В конце концов — вся какая-то усталая, сломленная — она поднялась и медленно направилась к выходу.

В этом ресторане Желтый Колокол больше ее не видел. Участив визиты к судье, он ничего не добился: девушка и там не показывалась. Капризная малышка казалась ему трогательной, и его угнетало то, что он, поддавшись настроению, проявил слабость; но тайные приготовления к восстанию вскоре оттеснили все прочие мысли.

И вот, как раз когда он занимался тяжелейшей работой по привлечению на сторону восставших гвардейских полковников, внучка судьи вновь вынырнула на поверхность, прислав ему язвительное письмо.

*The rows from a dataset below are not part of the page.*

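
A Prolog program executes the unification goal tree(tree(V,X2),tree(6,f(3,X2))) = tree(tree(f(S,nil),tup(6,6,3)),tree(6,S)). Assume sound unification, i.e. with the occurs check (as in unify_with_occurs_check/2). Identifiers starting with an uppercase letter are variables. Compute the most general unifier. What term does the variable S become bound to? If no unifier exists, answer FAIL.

f(3,tup(6,6,3))

Decompose tree/2: tree(V,X2) = tree(f(S,nil),tup(6,6,3)),  tree(6,f(3,X2)) = tree(6,S).
Decompose tree/2: V = f(S,nil),  X2 = tup(6,6,3).
Bind V := f(S,nil); no other remaining equation mentions V.
Bind X2 := tup(6,6,3); substituting into the remaining equation gives: tree(6,f(3,tup(6,6,3))) = tree(6,S).
Decompose tree/2: 6 = 6,  f(3,tup(6,6,3)) = S.
Delete trivial equation 6 = 6.
Bind S := f(3,tup(6,6,3)). Substituting into the earlier binding gives V := f(f(3,tup(6,6,3)),nil).
MGU = { V ↦ f(f(3,tup(6,6,3)),nil), X2 ↦ tup(6,6,3), S ↦ f(3,tup(6,6,3)) }, so S ↦ f(3,tup(6,6,3)).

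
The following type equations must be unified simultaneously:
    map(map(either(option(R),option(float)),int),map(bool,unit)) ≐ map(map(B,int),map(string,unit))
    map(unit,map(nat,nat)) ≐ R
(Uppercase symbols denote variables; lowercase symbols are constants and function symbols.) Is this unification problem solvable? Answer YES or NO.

Decompose map/2: map(either(option(R),option(float)),int) ≐ map(B,int),  map(bool,unit) ≐ map(string,unit).
Decompose map/2: either(option(R),option(float)) ≐ B,  int ≐ int.
Bind B := either(option(R),option(float)); no other remaining equation mentions B.
Delete trivial equation int ≐ int.
Decompose map/2: bool ≐ string,  unit ≐ unit.
Clash: constants bool and string differ; no unifier exists.

NO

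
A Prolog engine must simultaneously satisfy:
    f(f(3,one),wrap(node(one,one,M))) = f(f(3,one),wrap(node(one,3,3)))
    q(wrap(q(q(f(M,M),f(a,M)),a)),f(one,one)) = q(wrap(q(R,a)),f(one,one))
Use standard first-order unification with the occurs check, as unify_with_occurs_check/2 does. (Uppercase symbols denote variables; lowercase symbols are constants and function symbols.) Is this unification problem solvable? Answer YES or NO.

Decompose f/2: f(3,one) = f(3,one),  wrap(node(one,one,M)) = wrap(node(one,3,3)).
Delete trivial equation f(3,one) = f(3,one).
Decompose wrap/1: node(one,one,M) = node(one,3,3).
Decompose node/3: one = one,  one = 3,  M = 3.
Delete trivial equation one = one.
Clash: constants one and 3 differ; no unifier exists.

NO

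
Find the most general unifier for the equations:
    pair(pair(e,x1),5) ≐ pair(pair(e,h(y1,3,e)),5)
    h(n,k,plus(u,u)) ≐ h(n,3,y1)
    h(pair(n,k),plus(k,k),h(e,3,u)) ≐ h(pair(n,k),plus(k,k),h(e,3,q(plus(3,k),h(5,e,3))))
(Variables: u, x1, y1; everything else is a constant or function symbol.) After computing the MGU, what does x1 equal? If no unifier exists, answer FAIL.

Decompose pair/2: pair(e,x1) ≐ pair(e,h(y1,3,e)),  5 ≐ 5.
Decompose pair/2: e ≐ e,  x1 ≐ h(y1,3,e).
Delete trivial equation e ≐ e.
Bind x1 := h(y1,3,e); no other remaining equation mentions x1.
Delete trivial equation 5 ≐ 5.
Decompose h/3: n ≐ n,  k ≐ 3,  plus(u,u) ≐ y1.
Delete trivial equation n ≐ n.
Clash: constants k and 3 differ; no unifier exists.

FAIL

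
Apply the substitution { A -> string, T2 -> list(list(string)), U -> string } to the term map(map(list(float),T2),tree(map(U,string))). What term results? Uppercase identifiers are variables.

map(map(list(float),list(list(string))),tree(map(string,string)))

Replace each occurrence of T2 with list(list(string)).
Replace each occurrence of U with string.
Result: map(map(list(float),list(list(string))),tree(map(string,string))).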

Первую свою реакцию — неудовольствие по поводу столь странной попытки сблизиться с ним — он подавил. Когда ее паланкин показался вблизи его «ямэня», он поскакал навстречу; спешившись, поприветствовал молодую даму и, болтая о пустяках, пошел рядом с ней; в комнате она, все еще подшучивая над ним и смеясь, присела на край кровати, потянулась, бросила на него долгий пристальный взгляд. В конце концов он сунул голову под красный полог и прошептал, серьезно глядя в глаза отпрянувшей девушке, что должен непременно и именно сейчас с ней поговорить: он хочет попросить ее о помощи; речь идет о чрезвычайно важном для него деле.